Police State : DIA: Domestic Covert Role


Richard Moore

    In the interview, Peirce said the new authority "would not be
    used very often and only on an exceptional basis." 

very reassuring,


Request for Domestic Covert Role Is Defended 

By Walter Pincus 
Washington Post Staff Writer 
Saturday, October 8, 2005; A04 

As part of the expanding counterterrorism role being taken on
by the Pentagon, Defense Intelligence Agency covert operatives
need to be able to approach potential sources in the United
States without identifying themselves as government agents,
George Peirce, the DIA's general counsel, said yesterday.

"This is not about spying on Americans," Peirce said in an
interview in which he defended legislative language approved
last week by the Senate Select Committee on Intelligence. The
provision would grant limited authority for DIA agents to
clandestinely collect information about U.S. citizens or
emigres in this country to help determine whether they could
be recruited as sources of intelligence information.

"We are not asking for the moon," Peirce said. "We only want
to assess their suitability as a source, person to person" and
at the same time "protect the ID and safety of our officers."
The CIA and the FBI already have such authority, he added, and
the DIA needs it "to develop critical leads" because "there is
more than enough work for all of us to do."

The legislative proposal has been controversial on Capitol
Hill and has drawn criticism from groups concerned with
privacy and civil liberties. The House's intelligence
authorization bill, which passed in June, does not include the
provision, which is similar to a proposal that was eliminated
last year from the legislation.

The Senate intelligence panel approved the new authority for
the DIA last week and forwarded it to the Senate Armed
Services Committee, which reviews sections related to the
Defense Department. One senior Armed Services Committee staff
member said yesterday that the DIA provision "will get close
review here."

"I'm pretty alarmed" by the proposal, said Timothy Edgar, the
American Civil Liberties Union's national security policy
counsel, saying it could conceivably be used by Pentagon
intelligence officers "as a loophole to attend political or
other meetings as part of an initial assessing contact."

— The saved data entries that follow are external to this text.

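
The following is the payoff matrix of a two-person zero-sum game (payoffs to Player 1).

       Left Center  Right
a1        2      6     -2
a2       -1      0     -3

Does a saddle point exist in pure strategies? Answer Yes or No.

Row minima: a1 → -2, a2 → -3; maximin = -2.
Column maxima: Left → 2, Center → 6, Right → -2; minimax = -2.
maximin = minimax = -2, so a saddle point exists.

Yes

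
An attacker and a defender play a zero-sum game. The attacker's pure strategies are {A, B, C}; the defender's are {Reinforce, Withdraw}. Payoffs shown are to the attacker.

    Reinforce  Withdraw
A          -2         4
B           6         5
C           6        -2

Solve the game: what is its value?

Row minima: A → -2, B → 5, C → -2; maximin = 5.
Column maxima: Reinforce → 6, Withdraw → 5; minimax = 5.
Since maximin = minimax = 5, there is a saddle point and the value is 5.

5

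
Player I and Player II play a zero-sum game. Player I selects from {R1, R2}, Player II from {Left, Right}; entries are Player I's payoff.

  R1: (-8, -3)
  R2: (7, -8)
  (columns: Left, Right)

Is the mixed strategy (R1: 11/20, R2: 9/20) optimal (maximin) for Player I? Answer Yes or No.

Against Left this mix gives (11/20)·(-8) + (9/20)·7 = -5/4.
Against Right this mix gives (11/20)·(-3) + (9/20)·(-8) = -21/4.
Player II will play Right, holding Player I to -21/4. Shifting weight toward the row that does better against Right would raise this floor (the equalizing mix achieves -17/4 against both Right and Left), so the proposed strategy is not optimal.

No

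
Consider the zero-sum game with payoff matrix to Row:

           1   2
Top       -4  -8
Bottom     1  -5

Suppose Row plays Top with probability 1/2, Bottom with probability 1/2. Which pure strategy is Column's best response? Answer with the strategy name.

2

If Column plays 1, Row's expected payoff is (1/2)·(-4) + (1/2)·1 = -3/2.
If Column plays 2, Row's expected payoff is (1/2)·(-8) + (1/2)·(-5) = -13/2.
Column minimizes Row's payoff; the smallest is -13/2, so the best response is 2.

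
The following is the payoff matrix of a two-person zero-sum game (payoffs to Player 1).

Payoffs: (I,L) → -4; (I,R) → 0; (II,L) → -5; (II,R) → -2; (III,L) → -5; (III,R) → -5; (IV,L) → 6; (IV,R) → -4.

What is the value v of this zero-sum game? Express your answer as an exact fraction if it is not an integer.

-8/7

Row minima: I → -4, II → -5, III → -5, IV → -4; maximin = -4.
Column maxima: L → 6, R → 0; minimax = 0.
-4 ≠ 0, so there is no saddle point; optimal play is mixed.
II is strictly dominated by I, so Player 1 never plays it.
III is strictly dominated by I, so Player 1 never plays it.
On the remaining 2×2 (I, IV vs L, R):
Let Player 1 play I with probability p. Expected payoff against L: (-4)p + 6(1−p) = −10p + 6; against R: 0p + (-4)(1−p) = 4p − 4.
Setting these equal: −10p + 6 = 4p − 4 ⇒ −14p = -10 ⇒ p = 5/7, and the value is (-10)·(5/7) + 6 = -8/7.
For Player 2: with q = P(L), equating I's and IV's payoffs gives −4q = 10q − 4 ⇒ q = 2/7.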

Kate Martin, director of the Center for National Securities
Studies, said the language in the Senate intelligence
committee bill is part of a Pentagon effort to loosen already
weak legal restrictions that "are meant to ensure that
Americans' privacy is not threatened by Pentagon spying."
Martin said she is  concerned that the language was approved
without hearings  that could explore "the actual practices and
necessity and justification for the program."

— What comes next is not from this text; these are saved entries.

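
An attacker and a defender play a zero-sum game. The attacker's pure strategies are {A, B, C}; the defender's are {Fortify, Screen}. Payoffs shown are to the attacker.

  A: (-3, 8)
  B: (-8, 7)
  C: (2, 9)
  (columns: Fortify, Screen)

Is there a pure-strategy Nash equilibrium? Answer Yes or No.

Yes

Row minima: A → -3, B → -8, C → 2; maximin = 2.
Column maxima: Fortify → 2, Screen → 9; minimax = 2.
maximin = minimax = 2, so a saddle point exists.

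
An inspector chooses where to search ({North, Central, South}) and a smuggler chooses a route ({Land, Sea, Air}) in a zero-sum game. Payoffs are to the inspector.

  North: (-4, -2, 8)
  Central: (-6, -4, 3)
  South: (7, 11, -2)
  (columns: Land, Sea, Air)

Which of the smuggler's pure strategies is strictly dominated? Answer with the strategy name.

Land holds the inspector's payoff strictly below Sea in every row: -4 < -2, -6 < -4, 7 < 11.
So Sea is strictly dominated for the smuggler.

Sea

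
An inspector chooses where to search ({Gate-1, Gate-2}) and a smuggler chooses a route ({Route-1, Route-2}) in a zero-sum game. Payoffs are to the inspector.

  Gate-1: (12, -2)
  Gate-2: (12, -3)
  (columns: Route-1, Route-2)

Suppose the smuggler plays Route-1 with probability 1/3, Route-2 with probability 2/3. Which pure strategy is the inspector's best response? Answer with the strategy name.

Gate-1

Expected payoff of Gate-1: (1/3)·12 + (2/3)·(-2) = 8/3.
Expected payoff of Gate-2: (1/3)·12 + (2/3)·(-3) = 2.
The largest is 8/3, so the inspector's best response is Gate-1.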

In the interview, Peirce said the new authority "would not be
used very often and only on an exceptional basis." He pointed
out there are requirements in the Senate committee language
that the intelligence sought be "significant" and that it
"cannot be reasonably obtained by overt means." It also
dictates that collecting the information may not be undertaken
"for the purpose of acquiring information concerning the
domestic activities of any U.S. person."

Noting that there are large emigre and expatriate populations
in the United States, Peirce described as a hypothetical case
a situation in which the DIA learns that a new U.S. citizen is
about to be visited by close relatives who are high-ranking
officers in a foreign military service. To assess whether the
new citizen would serve as a source of information obtained
from the relatives, or even to attempt to recruit him,  the
DIA might feel that an open approach, in which an intelligence
officer identifies himself as such, would not work. "We want
to protect the identity and assess his willingness to help,"
he said.

The DIA and other Pentagon agencies are increasing their human
intelligence activities in the wake of the Sept. 11, 2001,
attacks and threats to U.S. military bases and facilities at
home and abroad. Peirce said one reason the new authority is
needed is that there is "evidence the enemy is inside the U.S.